A great way to make sure you're protected in the event of a market crash is to mix in a few bonds within your stock portfolio. These are just different types of investments that are far more stable than stocks, and you can buy them on the same investment platforms. In your twenties and thirties, I wouldn't worry too much about them, but as you move closer to retirement, it's a good idea to have more bonds and stocks.


Unique Ways to Make a $ 100-a-Day Realistically

 

In my opinion, in your younger years, the biggest risk you can take is not taking enough risk. Now, for the question on everyone's mind: when should I sell my stocks? It's possibly one of the most common questions in the stock investing world. Knowing when to sell stocks or hold onto them mostly depends on your age.

 

If you're older, you've likely been investing for a while and can live off them during retirement by gradually selling when needed. However, if you're younger, this usually isn't the case. In fact, if you are in your twenties or thirties, there are only three good reasons to sell your investments.
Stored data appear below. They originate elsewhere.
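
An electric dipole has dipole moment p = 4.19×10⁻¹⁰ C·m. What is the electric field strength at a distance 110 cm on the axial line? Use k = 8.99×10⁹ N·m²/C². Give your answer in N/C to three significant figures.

E ≈ 5.66 N/C

On the dipole axis E = 2kp/r³.
E = 2·(8.99×10⁹)(4.19×10⁻¹⁰) / (1.10)³ = 5.660 N/C.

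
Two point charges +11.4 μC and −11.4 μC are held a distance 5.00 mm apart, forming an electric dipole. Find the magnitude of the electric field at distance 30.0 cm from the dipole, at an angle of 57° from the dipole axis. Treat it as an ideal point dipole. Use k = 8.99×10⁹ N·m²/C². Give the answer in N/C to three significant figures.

E ≈ 2.61×10⁴ N/C

Dipole moment p = qd = (1.14×10⁻⁵ C)(0.00500 m) = 5.70×10⁻⁸ C·m.
At angle θ the dipole field magnitude is E = (kp/r³)·√(1 + 3cos²θ).
kp/r³ = (8.99×10⁹)(5.70×10⁻⁸) / (0.300)³ = 1.898×10⁴ N/C.
√(1 + 3cos²57°) = √(1 + 3·0.2966) = √1.8899 ≈ 1.3747.
E ≈ 1.898×10⁴ × 1.375 = 2.609×10⁴ N/C.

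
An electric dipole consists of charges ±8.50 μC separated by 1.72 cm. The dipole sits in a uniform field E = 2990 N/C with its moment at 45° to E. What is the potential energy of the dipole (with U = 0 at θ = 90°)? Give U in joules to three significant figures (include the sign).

U ≈ -3.09×10⁻⁴ J

Dipole moment p = qd = (8.50×10⁻⁶ C)(0.0172 m) = 1.462×10⁻⁷ C·m.
U = −p·E = −pE cosθ.
U = −(1.462×10⁻⁷)(2990)·cos45° = -3.091×10⁻⁴ J.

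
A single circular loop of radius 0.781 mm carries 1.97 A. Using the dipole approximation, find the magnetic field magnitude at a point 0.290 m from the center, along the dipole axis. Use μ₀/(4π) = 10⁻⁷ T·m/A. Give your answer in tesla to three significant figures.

Magnetic moment m = IA = Iπa² = (1.97)·π·(7.81×10⁻⁴)² = 3.775×10⁻⁶ A·m².
On axis B = (μ₀/4π)·2m/r³.
B = 2·(10⁻⁷)·(3.775×10⁻⁶) / (0.290)³ = 3.096×10⁻¹¹ T.

B ≈ 3.10×10⁻¹¹ T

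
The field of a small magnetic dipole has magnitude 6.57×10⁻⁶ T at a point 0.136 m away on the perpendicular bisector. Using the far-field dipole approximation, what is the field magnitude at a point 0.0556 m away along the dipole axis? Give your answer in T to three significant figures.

Dipole fields scale as 1/r³ in the far field.
The axial field is twice the equatorial field at the same r, so the geometry factor is 2/1.
B₂ = B₁ · (2/1) · (r₁/r₂)³ = 6.57×10⁻⁶ · 2 · (0.136/0.0556)³.
(r₁/r₂)³ = (2.446)³ = 14.63.
B₂ ≈ 1.923×10⁻⁴ T.

B ≈ 1.92×10⁻⁴ T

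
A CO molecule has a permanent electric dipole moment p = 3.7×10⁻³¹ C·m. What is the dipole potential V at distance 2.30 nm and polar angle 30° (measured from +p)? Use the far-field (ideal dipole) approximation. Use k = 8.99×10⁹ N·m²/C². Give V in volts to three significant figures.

V ≈ 5.45×10⁻⁴ V

The dipole potential is V = kp cosθ / r².
V = (8.99×10⁹)(3.70×10⁻³¹)·cos30° / (2.30×10⁻⁹)² = 5.445×10⁻⁴ V.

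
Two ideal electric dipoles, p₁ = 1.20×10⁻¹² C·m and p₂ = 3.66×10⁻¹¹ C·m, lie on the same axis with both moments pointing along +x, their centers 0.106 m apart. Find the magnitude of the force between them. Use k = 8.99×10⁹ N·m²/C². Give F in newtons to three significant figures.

On-axis field of dipole 1 at distance r: E = 2kp₁/r³. Force on dipole 2 is F = p₂·dE/dr (gradient along axis).
dE/dr = −6kp₁/r⁴, so |F| = 6kp₁p₂/r⁴ (attractive for aligned moments).
F = 6(8.99×10⁹)(1.20×10⁻¹²)(3.66×10⁻¹¹)/(0.106)⁴ = 1.877×10⁻⁸ N.

F ≈ 1.88×10⁻⁸ N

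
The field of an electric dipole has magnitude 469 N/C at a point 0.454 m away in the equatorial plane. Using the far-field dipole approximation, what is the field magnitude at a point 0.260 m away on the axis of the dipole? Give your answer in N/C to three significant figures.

Dipole fields scale as 1/r³ in the far field.
The axial field is twice the equatorial field at the same r, so the geometry factor is 2/1.
E₂ = E₁ · (2/1) · (r₁/r₂)³ = 469 · 2 · (0.454/0.260)³.
(r₁/r₂)³ = (1.746)³ = 5.324.
E₂ ≈ 4994 N/C.

E ≈ 4990 N/C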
Number one, you need money for an emergency. Hopefully, if you followed the video so far, then you won't need to worry because you've got an emergency fund to help you out in times like this. Number two, you made a bad investment. If you have individual stocks that appear to be underperforming consistently, it may be time to cut your losses before those losses stack up even higher.

 

Before panic selling, take a good look at the wider industry. If other goods like it are also in decline, then you know it's the industry, not just your stock. If everything's going poorly, this gives you a bit of extra context. Number three, you've achieved a specific goal, although I don't really recommend it.

 

If you are investing for short- or medium-term goals like, I don't know, saving up for a dream vacation, then it would be a great idea to set a target price. This is a figure at which you would feel satisfied selling the stock and enjoying your gains. The most important thing to remember is to not sell your stocks for as long as possible, so they have the longest time to grow.

 

Just invest and forget about it until you want to stop investing and take your profits. This thinking will also help you avoid panic selling. If you want to know exactly how I pick my individual stocks, then you can check out this video next, but don't click on it just yet. Make sure to subscribe if you want to grow your wealth.


Conclusions



my journey in the stock market has been nothing short of rewarding. Through careful research, strategic investments, and a commitment to learning, I have managed to consistently generate significant returns, averaging $17K per week. As a beginner investor in 2024, I have proven that with diligence and the right approach, substantial gains are within reach. As I continue to navigate the ever-changing stock market landscape, my experience serves as a testament to the potential for success in this field. Whether you're just starting out or looking to enhance your investment strategy, remember that with dedication and informed decision-making, achieving financial milestones like mine is entirely plausible. Embrace the challenge and set your sights on realizing your own financial goals through stock market investments.